Pierluigi Cappello, il poeta che sapeva cogliere il «centro delle cose»

pierluigi cappello La necessità della poesia

Quando uno scrittore o un poeta di fama muore, il suo destino immediato è quello di essere sottoposto al vaglio del toto-maturità: quante probabilità ci sono che la sua opera e la sua figura siano argomento dell’esame di Stato di quest’anno? Dubito che ciò accada per Pierluigi Cappello, morto all’alba di domenica 1° ottobre. I giornali hanno dato, sì,  notizia della sua scomparsa, ma in tono minore, com’era del resto consono alla sua persona schiva. Per lo più, a ricordarlo sono stati i suoi amici: Eraldo Affinati, scrittore e viaggiatore, in un articolo sul quotidiano «la Repubblica» ha rievocato il progetto impossibile e tuttavia continuamente accarezzato di un viaggio insieme nel cuore dell’Europa; Maurizio Crosetti, giornalista sportivo di rara sensibilità, saltando ogni ostacolo imposto dalle norme del “coccodrillo”, ha dichiarato su Repubblica.it una semplice quanto straziante verità: che «Pierluigi era un uomo bellissimo»; Massimilano Castellani ha scritto su «Avvenire» che l’amico Pierluigi «sapeva sorridere, di una risata dolce e contagiosa, di tutto, anche della sua condizione di disabile»; Alessandro Fo, latinista e poeta, sulla sua pagina Facebook ha descritto la casualità che ha voluto che il suo incontro con Cappello avvenisse nel nome di Rutilio Namaziano, un poeta tardolatino solitamente misconosciuto perché relegato nelle ultime pagine del manuale di letteratura. Pochi esempi di una fitta schiera di amici che hanno testimoniato «col cuore in lacrime» l’intimo tesoro di affetti, ricordi, pensieri e sorrisi che Pierluigi sapeva distribuire pur dalla carrozzella su cui si muoveva. Perché era un poeta che aveva scelto la solitudine, ma non era un uomo solo.
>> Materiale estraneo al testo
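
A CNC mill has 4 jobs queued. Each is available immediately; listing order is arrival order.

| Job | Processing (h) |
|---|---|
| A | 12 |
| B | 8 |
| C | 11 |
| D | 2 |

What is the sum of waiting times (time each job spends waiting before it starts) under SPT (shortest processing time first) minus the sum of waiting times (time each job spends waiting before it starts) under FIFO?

SPT (increasing processing time): D B C A.
D: waits 0, runs 0→2
B: waits 2, runs 2→10
C: waits 10, runs 10→21
A: waits 21, runs 21→33
Sum = 0+2+10+21 = 33.
FIFO (arrival order): A B C D.
A: waits 0, runs 0→12
B: waits 12, runs 12→20
C: waits 20, runs 20→31
D: waits 31, runs 31→33
Sum = 0+12+20+31 = 63.
Difference = 33 − 63 = -30.

-30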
A sostenerlo, da una Milano incredibilmente distante per chi si muova confidando solo su treni e corriere, è stata da sempre Anna De Simone, non solo curatrice delle opere di Cappello, ma autentico angelo custode e radar infallibile a captare le affinità elettive e a metterle in contatto con quel giovane ferito eppur paziente e umile, che fino a poco tempo fa aveva abitato in una casetta precaria, dono solidale del governo austriaco ai terremotati del Friuli, ma negli anni sempre più dissestata. Io stessa devo ad Anna il privilegio di aver conosciuto questo poeta vero: il maggiore, forse, della sua generazione, attento, però, a sottrarsi agli occhi deformanti e intrusivi dei media, di cui peraltro si serviva con discrezione per diffondere la poesia.